Remettre le pain au cœur d’une boucle de producteurs, c’est redonner du sens à cet aliment qui n’a de base que le nom. De l’odeur chaude aux saveurs d’antan, il nous relie et nous transporte. Grâce à eux.
Pendant que le marketing déclare la guerre au gluten, des boulangers conscients fabriquent bien plus que notre pain quotidien. Derrière chaque fournée, un terroir. Dans leur pétrin, le savoir-faire des paysans du blé. Pied de nez à la boulangerie conventionnelle, aussi impersonnelle qu’indigeste, certains pains nourrissent le corps et l’âme. De la graine à la boutique, deux passionnés partagent leur histoire d’amour avec un aliment sacré.
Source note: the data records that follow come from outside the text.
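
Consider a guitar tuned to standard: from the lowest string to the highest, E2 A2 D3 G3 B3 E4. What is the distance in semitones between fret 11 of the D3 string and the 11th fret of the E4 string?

D3 at fret 11 → C#4 (MIDI 61); E4 at fret 11 → D#5 (MIDI 75).
61 − 75 = -14, so the two pitches are 14 semitones apart, with D#5 the higher.

14 semitones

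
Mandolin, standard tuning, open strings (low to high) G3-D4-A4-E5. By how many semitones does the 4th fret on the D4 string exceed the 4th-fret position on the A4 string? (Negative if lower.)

-7 semitones

D4 at fret 4 → F#4 (MIDI 66); A4 at fret 4 → C#5 (MIDI 73).
66 − 73 = -7, so the two pitches are 7 semitones apart.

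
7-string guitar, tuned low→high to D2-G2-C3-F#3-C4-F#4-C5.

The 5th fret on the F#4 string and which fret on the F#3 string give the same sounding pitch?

Fret 5 on F#4 is MIDI 66 + 5 = 71 (B4). On the F#3 string (open MIDI 54), that pitch is 71 − 54 = fret 17.

17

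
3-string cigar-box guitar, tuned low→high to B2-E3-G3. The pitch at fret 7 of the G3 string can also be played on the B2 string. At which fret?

15

G3 at fret 7 is G3 + 7 semitones = D4.
The open B2 string is 8 semitones below the open G3, so the same pitch on the B2 string lies at fret 7 + 8 = 15.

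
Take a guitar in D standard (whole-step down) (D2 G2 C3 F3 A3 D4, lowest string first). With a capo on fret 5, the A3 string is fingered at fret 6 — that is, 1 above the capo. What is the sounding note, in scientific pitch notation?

The capo raises the open A3 by 5 semitones to D4; fretting 1 more gives A3 + 5 + 1 = A3 + 6 semitones = D#4.

D#4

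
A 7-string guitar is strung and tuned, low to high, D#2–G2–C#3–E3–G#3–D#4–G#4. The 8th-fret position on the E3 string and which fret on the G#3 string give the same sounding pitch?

4

E3 at fret 8 is E3 + 8 semitones = C4.
The open G#3 string is 4 semitones above the open E3, so the same pitch on the G#3 string lies at fret 8 − 4 = 4.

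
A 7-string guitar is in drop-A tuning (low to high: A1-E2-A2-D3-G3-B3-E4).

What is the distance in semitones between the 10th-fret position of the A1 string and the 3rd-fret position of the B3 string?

19 semitones

A1 at fret 10 → G2 (MIDI 43); B3 at fret 3 → D4 (MIDI 62).
43 − 62 = -19, so the two pitches are 19 semitones apart, with D4 the higher.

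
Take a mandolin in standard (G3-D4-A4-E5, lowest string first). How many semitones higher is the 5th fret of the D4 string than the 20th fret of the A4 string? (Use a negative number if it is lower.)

D4 at fret 5 → G4 (MIDI 67); A4 at fret 20 → F6 (MIDI 89).
67 − 89 = -22, so the two pitches are 22 semitones apart.

-22 semitones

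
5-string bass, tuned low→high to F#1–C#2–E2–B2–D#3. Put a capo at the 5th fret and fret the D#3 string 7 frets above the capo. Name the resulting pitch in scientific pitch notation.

The capo raises the open D#3 by 5 semitones to G#3; fretting 7 more gives D#3 + 5 + 7 = D#3 + 12 semitones = D#4.
(Also written Eb.)

D#4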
C’est peut-être parce qu’il s’est installé à la frontière entre l’Aude et les Pyrénées Orientales que Roland Feuillas revendique un pain universel. À Cucugnan, l’ancien ingénieur pratique une boulangerie humaniste. « Dans notre filière, nous prétendons atteindre un certain niveau de conscience. La conscience est globale ou elle n’est pas ». Voilà pourquoi l’artisan boulanger réunit semenciers, trieurs, meuniers, ingénieurs agronomes, spécialistes de l’éthnobotanique et de la nutrition sous une même bannière. Un travail de la terre qui fait saliver à l’autre bout du monde, comme avec ce projet de micro-meunerie au Canada ou dans son École du pain qui attire chaque année des personnes en reconversion. « Le pain c’est notre histoire. Quand je lis qu’une cuisine “healthy” est une cuisine sans gluten, je me questionne sur l’état de santé de l’humanité », lance Romain Feuillas, également auteur de l’ouvrage “À la recherche du pain vivant” (éditions Actes Sud).
Pour Baptiste Chardin aussi, tout a commencé avec un changement de vie. Ex-ingénieur du son, il a ouvert la boulangerie en ligne Maurice, clin d’œil à son grand-père agriculteur. Après s’être formé auprès de paysans meuniers du Lot, il a fait le choix de produire peu pour privilégier la recherche de qualité et « rémunérer au prix juste » les artisans auprès desquels il achète ses farines. Ses mélanges de blés anciens ont déjà séduit tous les chefs cuisiniers de Toulouse.
Pas seulement parce qu’ils dorent dans l’un des derniers fours à bois de la ville mais parce que Baptiste Chardin consacre dix heures à chaque fournée contre quatre dans la boulangerie industrielle. Sans doute aussi parce qu’il y ajoute l’ingrédient qui fait le sel de tout le reste, la poésie : « Quand on travaille avec le levain, on est créateur du monde. »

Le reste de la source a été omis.